The enjoyment I get from seeing the smile on the face of a satisfied customer. In addition to this working alongside, and collaborating with, the talented colleagues and friends I have had the pleasure to work with.
And the hardest?
Keeping up with the many ideas of my friends and colleagues.
Who’s the most memorable person you’ve ever created a cocktail for? Who was it, what was it and why does it stand out for you?
My most memorable cocktail experience to date was during the Vintage Cocktail presentation at Salvatore at Playboy Club London. The crowd consisted of such industry professionals as Peter Dorrelli and Giuliano Morandin, Erik Lorincz, Ago Perrone, Alex Kratena and Zdenek Kastanek; people we all look to for inspiration within the industry. As well as being the compere, I had the job of showcasing our Vintage White Lady using Gordons London Dry Gin and Cointreau from the 1930s – the White Lady being a drink I both love and admire. This outstanding event was made all the more special by Peter Dorrelli who brought with him a shaker that was once owned and used by Harry Craddock. He kindly allowed for me to shake this vintage White Lady with Craddock’s shaker. This was a once in a lifetime experience and truly unforgettable.
Apart from this, making a Gibson for Dita Von Teese was also an experience worth remembering.
Who’s your favourite cocktail drinker and why? (living, dead or fictional)
Some of our regular cocktail drinkers at Salvatore at Playboy Club London; Tristan and Rebecca to name two. They grace our bar with a friendly face and are always interested in being the test pilots for our new cocktail concepts, for which, we thank them.
What’s the most valuable piece of advice you picked up at the World Class Forum?
Enjoy the experience, have fun, and smile. If you are smiling so are your customers, and that is essential.
What’s your favourite cocktail:
a) to mix?
One cocktail I strangely enjoy making is the infamous Ramos Gin Fizz, I love the history, theatre, and commentary between your colleagues as you pass the cocktail shaker down the line, each bartender sharing the shaking, keeping the customer guessing where and when there cocktail will reappear.
b) to drink?
I will try anything once, an aspect of my personality that my friends know too well. I do enjoy an Aperol Spritz or if I am feeling fancy, a Wet Gibson or Corpse Reviver No.2.
c) on your menu?
Anything from our Vintage Cocktail list. The idea of mixing drinks with the original spirit from the time they were conceived borders the fine line between madness and genius. They are one of a kind, a pleasure and privilege to make, a piece of history, and to be found nowhere else.

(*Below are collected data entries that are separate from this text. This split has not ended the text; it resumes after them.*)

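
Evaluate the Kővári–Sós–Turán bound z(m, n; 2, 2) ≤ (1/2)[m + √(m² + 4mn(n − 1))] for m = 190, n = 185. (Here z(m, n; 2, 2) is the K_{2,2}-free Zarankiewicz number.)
z(190, 185; 2, 2) ≤ (1/2)[190 + √(190² + 4·190·185·184)] = (1/2)[190 + √25906500] = 2639.9214

Kővári–Sós–Turán: let r_1, ..., r_190 be the row sums and z = Σ r_i the total number of 1s. Each pair of columns can share at most one row with both entries 1 (else a 2×2 all-ones block appears), so Σ_i C(r_i, 2) ≤ C(185, 2) = 17020. By convexity Σ_i C(r_i, 2) ≥ 190·C(z/190, 2) = z(z − 190)/(2·190), giving z² − 190z − 190·185·184 ≤ 0 and hence z ≤ (1/2)[190 + √(36100 + 4·6467600)] = (1/2)[190 + √25906500] ≈ (1/2)(190 + 5089.8428) = 2639.9214.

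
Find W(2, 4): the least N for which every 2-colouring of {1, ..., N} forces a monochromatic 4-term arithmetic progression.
W(2, 4) = 35

This is a classical value, W(2, 4) = 35, established by combining an explicit 2-colouring of {1, ..., 34} with no monochromatic 4-AP (giving the lower bound W(2, 4) > 34) and a finite case analysis / exhaustive computer search showing every 2-colouring of {1, ..., 35} has such an AP.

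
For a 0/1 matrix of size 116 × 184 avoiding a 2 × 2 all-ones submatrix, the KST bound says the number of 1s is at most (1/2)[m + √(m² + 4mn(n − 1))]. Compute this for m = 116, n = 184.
z(116, 184; 2, 2) ≤ (1/2)[116 + √(116² + 4·116·184·183)] = (1/2)[116 + √15637264] = 2035.199

Kővári–Sós–Turán: let r_1, ..., r_116 be the row sums and z = Σ r_i the total number of 1s. Each pair of columns can share at most one row with both entries 1 (else a 2×2 all-ones block appears), so Σ_i C(r_i, 2) ≤ C(184, 2) = 16836. By convexity Σ_i C(r_i, 2) ≥ 116·C(z/116, 2) = z(z − 116)/(2·116), giving z² − 116z − 116·184·183 ≤ 0 and hence z ≤ (1/2)[116 + √(13456 + 4·3905952)] = (1/2)[116 + √15637264] ≈ (1/2)(116 + 3954.3981) = 2035.199.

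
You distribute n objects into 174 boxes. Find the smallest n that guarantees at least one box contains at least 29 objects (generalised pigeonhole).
n = (29 − 1)·174 + 1 = 4873

By the generalised pigeonhole principle, to guarantee some box contains ≥ r objects we need more than (r − 1) · k objects total. Threshold: n = (r − 1) · k + 1. With r = 29 and k = 174: n = 28 · 174 + 1 = 4872 + 1 = 4873. For n = 4872 = 28 · 174, we can put exactly 28 objects in every box, avoiding 29 in any single one — so 4873 is tight.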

List three ingredients you’d put in a cocktail to sum up the facets of your personality.
1. Tanqueray London Dry – styled by London but made in Scotland.
2. Orange Blossom Water – I grew up with my family in the middle of a botanical garden so, although I live in this great city, I am a wild flower child at heart.

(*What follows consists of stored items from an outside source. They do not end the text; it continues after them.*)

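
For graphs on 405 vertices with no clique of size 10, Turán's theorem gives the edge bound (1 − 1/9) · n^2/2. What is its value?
Turán density bound = (8/9) · 405^2/2 = 72900

Turán's theorem: ex(n, K_{r+1}) is achieved by the complete r-partite Turán graph T(n, r) with parts as balanced as possible, and is at most (1 − 1/r) · n^2/2. For r = 9, n = 405: the density bound is (8/9) · 164025/2 = 72900. Since 9 ∣ 405, the Turán graph T(405, 9) has parts of equal size 45, and its edge count e(T(405, 9)) = 72900 attains the density bound exactly.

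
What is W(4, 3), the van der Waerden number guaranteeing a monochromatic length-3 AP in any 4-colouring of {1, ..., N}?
W(4, 3) = 76

This is a classical value, W(4, 3) = 76, established by combining an explicit 4-colouring of {1, ..., 75} with no monochromatic 3-AP (giving the lower bound W(4, 3) > 75) and a finite case analysis / exhaustive computer search showing every 4-colouring of {1, ..., 76} has such an AP.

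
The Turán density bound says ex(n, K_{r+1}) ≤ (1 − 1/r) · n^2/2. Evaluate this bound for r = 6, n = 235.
Turán density bound = (5/6) · 235^2/2 = 276125/12 ≈ 23010.4167

Turán's theorem: ex(n, K_{r+1}) is achieved by the complete r-partite Turán graph T(n, r) with parts as balanced as possible, and is at most (1 − 1/r) · n^2/2. For r = 6, n = 235: the density bound is (5/6) · 55225/2 = 276125/12 ≈ 23010.4167. The integer-valued extremum is e(T(235, 6)) = 23010, which is strictly less than the density bound 276125/12 since 6 ∤ 235 (the parts of T(235, 6) cannot all be equal).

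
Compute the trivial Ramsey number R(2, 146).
R(2, 146) = 146

R(2, k) = k for all k ≥ 2: in a 2-colouring of K_k, either some edge is red (a red K_2) or all edges are blue (a blue K_k). And K_{145} coloured all-blue has no blue K_146, so R(2, 146) > 145. Hence R(2, 146) = 146.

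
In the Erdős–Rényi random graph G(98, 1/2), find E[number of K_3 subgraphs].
E[# K_3] = C(98, 3) · (1/2)^C(3, 2) = 152096 / 2^3 = 19012

For each 3-subset S of vertices (there are C(98, 3) = 152096 such S), let X_S = 1 if S induces a K_3 (all C(3, 2) = 3 edges present). Then P(X_S = 1) = (1/2)^3 = 1/8. By linearity of expectation, E[# K_3] = C(98, 3) · (1/2)^3 = 152096 / 8 = 19012.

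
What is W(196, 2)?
W(196, 2) = 196 + 1 = 197

A 2-term AP is any pair of integers, so a monochromatic 2-AP exists iff some colour is used at least twice. With 196 colours, the colouring i ↦ i on {1, ..., 196} uses each colour once, avoiding any monochromatic pair, so W(196, 2) > 196. For {1, ..., 197}, pigeonhole forces two integers of the same colour, which form a monochromatic 2-AP. Hence W(196, 2) = 197.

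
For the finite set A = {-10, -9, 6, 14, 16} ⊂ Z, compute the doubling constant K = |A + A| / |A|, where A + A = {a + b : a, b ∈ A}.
K = |A + A| / |A| = 15/5 = 3

Enumerate A + A = {a + b : a, b ∈ A}. With |A| = 5, there are |A|^2 = 25 ordered sum pairs; collecting distinct values, A + A = {-20, -19, -18, -4, -3, 4, 5, 6, 7, 12, 20, 22, 28, 30, 32}, so |A + A| = 15. Thus K = 15/5 = 3. For comparison, the minimum possible |A + A| over all 5-element sets is 2·5 − 1 = 9 (so min K = 9/5), attained only by arithmetic progressions.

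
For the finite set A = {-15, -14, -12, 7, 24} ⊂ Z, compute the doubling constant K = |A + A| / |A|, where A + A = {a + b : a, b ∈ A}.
K = |A + A| / |A| = 15/5 = 3

Enumerate A + A = {a + b : a, b ∈ A}. With |A| = 5, there are |A|^2 = 25 ordered sum pairs; collecting distinct values, A + A = {-30, -29, -28, -27, -26, -24, -8, -7, -5, 9, 10, 12, 14, 31, 48}, so |A + A| = 15. Thus K = 15/5 = 3. For comparison, the minimum possible |A + A| over all 5-element sets is 2·5 − 1 = 9 (so min K = 9/5), attained only by arithmetic progressions.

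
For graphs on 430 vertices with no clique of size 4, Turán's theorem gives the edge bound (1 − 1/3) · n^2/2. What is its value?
Turán density bound = (2/3) · 430^2/2 = 184900/3 ≈ 61633.3333

Turán's theorem: ex(n, K_{r+1}) is achieved by the complete r-partite Turán graph T(n, r) with parts as balanced as possible, and is at most (1 − 1/r) · n^2/2. For r = 3, n = 430: the density bound is (2/3) · 184900/2 = 184900/3 ≈ 61633.3333. The integer-valued extremum is e(T(430, 3)) = 61633, which is strictly less than the density bound 184900/3 since 3 ∤ 430 (the parts of T(430, 3) cannot all be equal).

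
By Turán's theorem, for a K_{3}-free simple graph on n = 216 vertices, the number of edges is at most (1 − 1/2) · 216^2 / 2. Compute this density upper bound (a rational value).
Turán density bound = (1/2) · 216^2/2 = 11664

Turán's theorem: ex(n, K_{r+1}) is achieved by the complete r-partite Turán graph T(n, r) with parts as balanced as possible, and is at most (1 − 1/r) · n^2/2. For r = 2, n = 216: the density bound is (1/2) · 46656/2 = 11664. Since 2 ∣ 216, the Turán graph T(216, 2) has parts of equal size 108, and its edge count e(T(216, 2)) = 11664 attains the density bound exactly.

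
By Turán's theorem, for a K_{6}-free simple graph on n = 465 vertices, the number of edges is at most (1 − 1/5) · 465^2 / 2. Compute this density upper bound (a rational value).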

3. Cream – I tend to go bad with exposure to a strong sun.
The recipe that got him through:
Mark’s Mid-Morning Glory
45ml Talisker 10 Year Old
20ml Spiced Golden Falernum
10ml Ginger Wine
25ml fresh lemon juice
Small dash of good quality absinthe
One egg white
Club Soda to top
Place all ingredients, apart from Club Soda, in a cocktail shaker. Whisk the egg white, and shake over ice. Strain into a fancy champagne flute, fizz, or absinthe glass. Top with soda. Garnish with clementine oils sprayed over the drink and zest curling around the inside of the glass from the base to the rim. Smile, sip or serve. Enjoy!